One of the most notable changes is the requirement for all industry players to publicly display the exchange rates they use for invoicing. According to the statement issued by the BoG and signed by its secretary, Sandra Thompson, the exchange rates must be available on the companies’ websites or displayed at their premises. This is intended to make the rates visible to customers, providing clarity on pricing before any financial transactions take place.

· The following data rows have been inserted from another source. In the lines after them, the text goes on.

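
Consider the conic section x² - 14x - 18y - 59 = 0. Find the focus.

(7, -3/2)

Only x is squared. Complete the square in x: (x - 7)² = 18(y + 6).
Vertex (7, -6); 4p = 18 so p = 9/2. Opens up.
Focus is p units from the vertex along the axis: (h, k + p).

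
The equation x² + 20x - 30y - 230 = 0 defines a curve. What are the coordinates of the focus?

(-10, -7/2)

Only x is squared. Complete the square in x: (x + 10)² = 30(y + 11).
Vertex (-10, -11); 4p = 30 so p = 15/2. Opens up.
Focus is p units from the vertex along the axis: (h, k + p).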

The new guidelines also specify that the exchange rates should reflect the market rates as determined by commercial banks and should be benchmarked against the BoG’s published interbank exchange rate. This is a significant step in ensuring that exchange rates are not arbitrarily determined but are instead based on official market conditions.
Invoicing Transparency
The guidelines stipulate that when issuing invoices, service providers must clearly outline the following details:
- The currency in which the service is being billed.

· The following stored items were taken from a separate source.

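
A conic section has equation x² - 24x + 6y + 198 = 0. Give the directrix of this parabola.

y = -15/2

Only x is squared. Complete the square in x: (x - 12)² = -6(y + 9).
Vertex (12, -9); 4p = -6 so p = -3/2. Opens down.
Directrix is the horizontal line y = k − p = -9 − (-3/2) = -15/2.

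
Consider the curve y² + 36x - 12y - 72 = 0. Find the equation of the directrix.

x = 12

Only y is squared. Complete the square in y: (y - 6)² = -36(x - 3).
Vertex (3, 6); 4p = -36 so p = -9. Opens left.
Directrix is the vertical line x = h − p = 3 − (-9) = 12.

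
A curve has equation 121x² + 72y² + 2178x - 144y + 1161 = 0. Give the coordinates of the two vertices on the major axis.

121(x² + 18x) + 72(y² - 2y) = -1161
Complete the square: 121(x + 9)² + 72(y - 1)² = -1161 + 9801 + 72 = 8712
Dividing both sides by 8712: (x + 9)²/72 + (y - 1)²/121 = 1
Ellipse, center (-9, 1), major axis vertical; a² = 121, b² = 72.
a = 11. Vertices at (h, k ± a).

(-9, -10) and (-9, 12)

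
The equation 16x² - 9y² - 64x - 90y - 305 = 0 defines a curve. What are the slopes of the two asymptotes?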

- The exchange rate applied.
- The date on which the exchange rate was applied.
- The final amount payable, clearly stated in either Ghanaian cedis (GHS) or U.S. dollars (USD).
These steps aim to eliminate confusion regarding pricing and reduce the risk of disputes between customers and service providers. By requiring full transparency in invoicing, customers will have a clearer understanding of the exchange rate applied and the corresponding charges for services rendered.

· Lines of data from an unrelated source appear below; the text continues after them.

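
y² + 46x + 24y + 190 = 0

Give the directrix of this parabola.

Only y is squared. Complete the square in y: (y + 12)² = -46(x + 1).
Vertex (-1, -12); 4p = -46 so p = -23/2. Opens left.
Directrix is the vertical line x = h − p = -1 − (-23/2) = 21/2.

x = 21/2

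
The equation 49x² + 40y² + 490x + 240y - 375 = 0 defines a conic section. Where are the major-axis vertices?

Rearranging, 49(x² + 10x) + 40(y² + 6y) = 375.
Completing the square gives 49(x + 5)² + 40(y + 3)² = 375 + 1225 + 360 = 1960.
Divide through by 1960 to get (x + 5)²/40 + (y + 3)²/49 = 1.
Ellipse, center (-5, -3), major axis vertical; a² = 49, b² = 40.
a = 7. Vertices at (h, k ± a).

(-5, -10) and (-5, 4)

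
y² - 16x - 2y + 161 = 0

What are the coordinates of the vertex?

(10, 1)

Only y is squared. Complete the square in y: (y - 1)² = 16(x - 10).
Vertex (10, 1); 4p = 16 so p = 4. Opens right.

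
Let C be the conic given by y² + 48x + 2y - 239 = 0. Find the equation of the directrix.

x = 17

Only y is squared. Complete the square in y: (y + 1)² = -48(x - 5).
Vertex (5, -1); 4p = -48 so p = -12. Opens left.
Directrix is the vertical line x = h − p = 5 − (-12) = 17.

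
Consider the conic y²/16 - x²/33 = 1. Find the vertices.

(0, -4) and (0, 4)

Center (0, 0). The positive term is the y-term, so the transverse axis is vertical; a² = 16, b² = 33.
a = 4. Vertices at (h, k ± a).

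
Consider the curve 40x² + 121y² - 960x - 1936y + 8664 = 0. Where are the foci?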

Dispute Resolution Process
In the event of a dispute concerning the exchange rates applied, the BoG has outlined a clear process for resolution. Initially, customers are encouraged to raise complaints directly with the service provider involved. If the dispute is not resolved at this stage, customers have the right to escalate the issue to the Ghana Shippers Authority (GSA) for further investigation and resolution.
This two-tiered dispute resolution process is designed to ensure that customer grievances are addressed promptly while also ensuring that service providers comply with the established guidelines. The BoG’s involvement in this process guarantees that the foreign exchange practices in the shipping industry remain in line with national regulations.
Compliance with the Foreign Exchange Act
The Bank of Ghana has also reminded all industry players of their responsibility to adhere to the Foreign Exchange Act, 2006 (Act 723). The Act regulates the use of foreign currency within Ghana and mandates that all foreign exchange transactions be conducted within the framework set out by the BoG.
The introduction of these guidelines is a step towards strengthening the regulatory oversight of the foreign exchange market in Ghana, particularly within the shipping sector. The BoG is committed to ensuring that the market remains fair, transparent, and conducive to economic growth.
Potential Impact on the Shipping Industry
The new guidelines are expected to have a significant impact on the shipping industry in Ghana. One of the key outcomes anticipated is the reduction of discrepancies in exchange rate applications. Previously, customers may have faced inconsistencies or unexpected charges due to lack of transparency, which can now be mitigated by these new guidelines.
Furthermore, the clear publication of exchange rates will likely improve consumer trust and confidence in the sector. Businesses in the shipping industry will also benefit from the clarity and uniformity in pricing, which could lead to smoother operations and reduced administrative costs related to dispute handling.
By aligning the shipping industry’s exchange rate practices with the Bank of Ghana’s published interbank rates, the guidelines aim to stabilize the market and provide more predictability for both service providers and consumers. The adherence to these standardized practices also ensures that Ghana remains in line with international best practices in foreign exchange management, enhancing its competitiveness in global shipping markets.